MIT Mystery Hunt 2011

Well, that was unexpected — the Mystery Hunt team I’ve hunted with for the past three years, Codex, won the hunt this year! It’s the team’s tenth year of competing and our first win. Congrats to everyone! Here’s a Boston Globe article about the whole thing.

The hunt organizers did a beautiful job putting together the hunt (it took an estimated 20,000 person-hours), and the laser-etched “coin” we won the hunt by finding at 6am on Sunday morning was a reflection of how much effort had gone into the hunt in general:

The coin!

The coin!

Of course, this means that now it’s our turn to write the hunt — as Scott says, our free time for the next year has just vanished.

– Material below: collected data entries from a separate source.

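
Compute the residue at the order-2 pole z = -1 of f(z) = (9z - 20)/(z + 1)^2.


Step 1: Pole of order 2 at z = -1
Step 2: Res = lim d/dz [(z + 1)^2 * f(z)] as z -> -1
Step 3: (z + 1)^2 * f(z) = 9z - 20
Step 4: d/dz[9z - 20] = 9

9


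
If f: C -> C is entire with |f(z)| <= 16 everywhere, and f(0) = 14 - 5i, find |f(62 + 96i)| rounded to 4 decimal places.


Step 1: By Liouville's theorem, a bounded entire function is constant.
Step 2: f(z) = f(0) = 14 - 5i for all z.
Step 3: |f(w)| = |14 - 5i| = sqrt(196 + 25)
Step 4: = 14.8661

14.8661


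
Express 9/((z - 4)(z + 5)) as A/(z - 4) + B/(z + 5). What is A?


Step 1: Multiply both sides by (z - 4) and set z = 4
Step 2: A = 9 / (4 + 5)
Step 3: A = 9 / 9
Step 4: A = 1

1


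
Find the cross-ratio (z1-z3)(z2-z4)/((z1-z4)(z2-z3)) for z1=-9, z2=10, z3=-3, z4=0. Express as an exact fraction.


Step 1: (z1-z3)(z2-z4) = (-6) * 10 = -60
Step 2: (z1-z4)(z2-z3) = (-9) * 13 = -117
Step 3: Cross-ratio = 60/117 = 20/39

20/39


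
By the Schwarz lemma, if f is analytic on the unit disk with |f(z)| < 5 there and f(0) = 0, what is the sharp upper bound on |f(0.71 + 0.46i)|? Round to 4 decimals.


Step 1: g = f/5 maps D -> D with g(0) = 0, so by the Schwarz lemma |g(z)| <= |z|, i.e. |f(z)| <= 5|z|; this is sharp (f(z) = 5z).
Step 2: |z0|^2 = 0.71^2 + 0.46^2 = 0.7157
Step 3: |z0| = sqrt(0.7157) = 0.845991
Step 4: Best bound = 5 * |z0| = 5 * 0.845991 = 4.23

4.23


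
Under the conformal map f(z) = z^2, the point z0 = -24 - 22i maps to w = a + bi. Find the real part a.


Step 1: z0 = -24 - 22i
Step 2: z0^2 = (-24)^2 - (-22)^2 + 1056i
Step 3: real part = 576 - 484 = 92

92


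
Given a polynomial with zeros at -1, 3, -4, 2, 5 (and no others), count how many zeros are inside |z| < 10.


Step 1: Check each root:
  z = -1: |-1| = 1 < 10
  z = 3: |3| = 3 < 10
  z = -4: |-4| = 4 < 10
  z = 2: |2| = 2 < 10
  z = 5: |5| = 5 < 10
Step 2: Count = 5

5


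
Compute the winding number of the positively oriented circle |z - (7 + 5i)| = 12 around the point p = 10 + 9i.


Step 1: Center c = (7, 5), radius = 12
Step 2: |p - c|^2 = 3^2 + 4^2 = 25
Step 3: r^2 = 144
Step 4: |p-c| < r so winding number = 1

1


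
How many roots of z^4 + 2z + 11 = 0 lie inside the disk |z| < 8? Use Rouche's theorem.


Step 1: On |z| = 8 the three terms have sizes |z^4| = 8^4 = 4096, |2z| = 2*8 = 16, |11| = 11
Step 2: The dominant term is g(z) = z^4; let h(z) = 2z + 11 so f = g + h
Step 3: On |z| = 8: |g| = 4096 and |h| <= 16 + 11 = 27
Step 4: Since 4096 > 27, |h| < |g| on |z| = 8, so by Rouche f has the same number of zeros as g inside |z| < 8
Step 5: g(z) = z^4 has 4 zeros (all at the origin) inside |z| < 8. Answer = 4

4


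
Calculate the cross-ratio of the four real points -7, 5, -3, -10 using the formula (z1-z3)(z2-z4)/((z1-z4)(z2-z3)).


Step 1: (z1-z3)(z2-z4) = (-4) * 15 = -60
Step 2: (z1-z4)(z2-z3) = 3 * 8 = 24
Step 3: Cross-ratio = -60/24 = -5/2

-5/2


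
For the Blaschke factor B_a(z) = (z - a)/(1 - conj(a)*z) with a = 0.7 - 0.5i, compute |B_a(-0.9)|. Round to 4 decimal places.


Step 1: Numerator z0 - a = -0.9 - (0.7 - 0.5i) = -1.6 + 0.5i
Step 2: Denominator 1 - conj(a)*z0 = 1 - (0.7 + 0.5i)*(-0.9) = 1.63 + 0.45i
Step 3: |z0 - a|^2 = (-1.6)^2 + 0.5^2 = 2.81; |1 - conj(a)*z0|^2 = 1.63^2 + 0.45^2 = 2.8594
Step 4: |B_a(-0.9)| = sqrt(2.81 / 2.8594) = sqrt(0.982724)
Step 5: = 0.9913

0.9913


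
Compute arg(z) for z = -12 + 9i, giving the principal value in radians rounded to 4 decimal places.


Step 1: z = -12 + 9i
Step 2: arg(z) = atan2(9, -12)
Step 3: arg(z) = 2.4981

2.4981


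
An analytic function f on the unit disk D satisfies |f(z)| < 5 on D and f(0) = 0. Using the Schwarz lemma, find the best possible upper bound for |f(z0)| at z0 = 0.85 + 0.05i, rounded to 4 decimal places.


Step 1: g = f/5 maps D -> D with g(0) = 0, so by the Schwarz lemma |g(z)| <= |z|, i.e. |f(z)| <= 5|z|; this is sharp (f(z) = 5z).
Step 2: |z0|^2 = 0.85^2 + 0.05^2 = 0.725
Step 3: |z0| = sqrt(0.725) = 0.851469
Step 4: Best bound = 5 * |z0| = 5 * 0.851469 = 4.2573

4.2573


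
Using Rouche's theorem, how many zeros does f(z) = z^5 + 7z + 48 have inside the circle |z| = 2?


Step 1: On |z| = 2 the three terms have sizes |z^5| = 2^5 = 32, |7z| = 7*2 = 14, |48| = 48
Step 2: The dominant term is g(z) = 48; let h(z) = z^5 + 7z so f = g + h
Step 3: On |z| = 2: |g| = 48 and |h| <= 32 + 14 = 46
Step 4: Since 48 > 46, |h| < |g| on |z| = 2, so by Rouche f has the same number of zeros as g inside |z| < 2
Step 5: g(z) = 48 is a nonzero constant with no zeros inside |z| < 2. Answer = 0

0


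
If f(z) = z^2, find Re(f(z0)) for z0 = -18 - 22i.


Step 1: z0 = -18 - 22i
Step 2: z0^2 = (-18)^2 - (-22)^2 + 792i
Step 3: real part = 324 - 484 = -160

-160


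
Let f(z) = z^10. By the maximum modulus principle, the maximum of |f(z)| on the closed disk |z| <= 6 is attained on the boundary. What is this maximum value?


Step 1: On |z| = 6, |f(z)| = |z|^10 = 6^10
Step 2: By maximum modulus principle, maximum is on boundary.
Step 3: Maximum = 60466176 = 60466176

60466176


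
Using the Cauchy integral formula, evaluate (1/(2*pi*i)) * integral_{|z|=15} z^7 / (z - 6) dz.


Step 1: f(z) = z^7, a = 6 is inside |z| = 15
Step 2: By Cauchy integral formula: (1/(2pi*i)) * integral = f(a)
Step 3: f(6) = 6^7 = 279936

279936


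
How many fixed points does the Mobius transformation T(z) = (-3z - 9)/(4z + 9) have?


Step 1: Fixed points satisfy T(z) = z
Step 2: 4z^2 + 12z + 9 = 0
Step 3: Discriminant = 12^2 - 4*4*9 = 0
Step 4: Number of fixed points = 1

1


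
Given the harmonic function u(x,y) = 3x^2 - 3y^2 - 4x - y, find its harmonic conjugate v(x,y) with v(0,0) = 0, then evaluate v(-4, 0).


Step 1: v_x = -u_y = 6y + 1
Step 2: v_y = u_x = 6x - 4
Step 3: v = 6xy + x - 4y + C
Step 4: v(0,0) = 0 => C = 0
Step 5: v(-4, 0) = -4

-4


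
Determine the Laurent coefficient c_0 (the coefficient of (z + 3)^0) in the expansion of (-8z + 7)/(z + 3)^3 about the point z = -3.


Step 1: Write the numerator in powers of (z + 3): -8z + 7 = -8(z + 3) + (-8*(-3) + 7) = -8(z + 3) + 31
Step 2: Divide by (z + 3)^3: f(z) = 31(z + 3)^(-3) - 8(z + 3)^(-2)
Step 3: This finite sum is the Laurent series of f about z = -3.
Step 4: Only the powers -3 and -2 appear, so the coefficient of (z + 3)^0 = 0

0


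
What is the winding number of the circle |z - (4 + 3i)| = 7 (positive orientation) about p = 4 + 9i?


Step 1: Center c = (4, 3), radius = 7
Step 2: |p - c|^2 = 0^2 + 6^2 = 36
Step 3: r^2 = 49
Step 4: |p-c| < r so winding number = 1

1


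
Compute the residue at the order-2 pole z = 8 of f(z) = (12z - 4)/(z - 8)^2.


Step 1: Pole of order 2 at z = 8
Step 2: Res = lim d/dz [(z - 8)^2 * f(z)] as z -> 8
Step 3: (z - 8)^2 * f(z) = 12z - 4
Step 4: d/dz[12z - 4] = 12

12


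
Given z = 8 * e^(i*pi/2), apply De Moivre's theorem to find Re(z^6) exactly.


Step 1: By De Moivre's theorem, z^6 = 8^6 * e^(i*6*pi/2) = 262144 * (cos(3*pi) + i*sin(3*pi))
Step 2: |z|^6 = 8^6 = 262144
Step 3: Reduce the angle mod 2*pi: 3*pi - 2*pi = pi
Step 4: cos(pi) = -1
Step 5: Re(z^6) = 262144 * (-1) = -262144

-262144


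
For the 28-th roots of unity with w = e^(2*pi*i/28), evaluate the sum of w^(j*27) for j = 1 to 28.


Step 1: The sum sum_{j=1}^{n} w^(k*j) equals n if n | k, else 0.
Step 2: Here n = 28, k = 27
Step 3: Does n divide k? 28 | 27 -> False
Step 4: Sum = 0

0


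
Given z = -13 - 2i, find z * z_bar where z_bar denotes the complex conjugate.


Step 1: conj(z) = -13 + 2i
Step 2: z * conj(z) = (-13)^2 + (-2)^2
Step 3: = 169 + 4 = 173

173


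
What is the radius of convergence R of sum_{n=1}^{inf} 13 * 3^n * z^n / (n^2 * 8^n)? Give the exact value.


Step 1: General term a_n = 13 * 3^n / (n^2 * 8^n)
Step 2: By the root test, |a_n|^(1/n) = 13^(1/n) * 3 / (n^(2/n) * 8) -> 3/8 as n -> infinity (since 13^(1/n) -> 1 and n^(2/n) -> 1)
Step 3: R = 1/lim|a_n|^(1/n) = 8/3

8/3


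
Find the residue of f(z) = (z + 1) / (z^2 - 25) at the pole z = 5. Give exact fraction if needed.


Step 1: Q(z) = z^2 - 25 = (z - 5)(z + 5)
Step 2: Q'(z) = 2z
Step 3: Q'(5) = 10, P(5) = 6
Step 4: Res = P(5)/Q'(5) = 6/10 = 3/5

3/5


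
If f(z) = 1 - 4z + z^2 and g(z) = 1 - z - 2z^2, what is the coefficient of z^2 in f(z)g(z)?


Step 1: z^2 term in f*g comes from: (1)*(-2z^2) + (-4z)*(-z) + (z^2)*(1)
Step 2: = -2 + 4 + 1
Step 3: = 3

3


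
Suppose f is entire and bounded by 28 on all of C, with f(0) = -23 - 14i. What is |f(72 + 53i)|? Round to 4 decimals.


Step 1: By Liouville's theorem, a bounded entire function is constant.
Step 2: f(z) = f(0) = -23 - 14i for all z.
Step 3: |f(w)| = |-23 - 14i| = sqrt(529 + 196)
Step 4: = 26.9258

26.9258


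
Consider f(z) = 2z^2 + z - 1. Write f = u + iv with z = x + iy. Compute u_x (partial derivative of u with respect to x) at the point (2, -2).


Step 1: f(z) = 2(x+iy)^2 + (x+iy) - 1
Step 2: u = 2(x^2 - y^2) + x - 1
Step 3: u_x = 4x + 1
Step 4: At (2, -2): u_x = 8 + 1 = 9

9


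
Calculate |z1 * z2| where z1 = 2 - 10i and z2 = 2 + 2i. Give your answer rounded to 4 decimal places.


Step 1: |z1| = sqrt(2^2 + (-10)^2) = sqrt(104)
Step 2: |z2| = sqrt(2^2 + 2^2) = sqrt(8)
Step 3: |z1*z2| = |z1|*|z2| = sqrt(104) * sqrt(8) = sqrt(104 * 8) = sqrt(832)
Step 4: = 28.8444

28.8444


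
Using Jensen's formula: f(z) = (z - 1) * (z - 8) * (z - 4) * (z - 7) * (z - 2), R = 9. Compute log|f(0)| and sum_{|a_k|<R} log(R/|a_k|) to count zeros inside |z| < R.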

It’ll be fun, though; it’s always sad when the hunt ends and you realize you aren’t going to get to hang out with the awesome people you just spent a sleepless weekend solving puzzles with until next year, but having to meet up regularly to write and test the puzzles for next year will fix that. We’ve got a very high bar to live up to, and a thirty-year-old tradition to keep alive.

(Oh, yeah, geekiest moment of the hunt: one of the puzzles — Redundant Obsolescence — involved plugging an Iomega Zip drive into my desktop PC via parallel port and reading files back off it, in Linux. I couldn’t believe it worked.)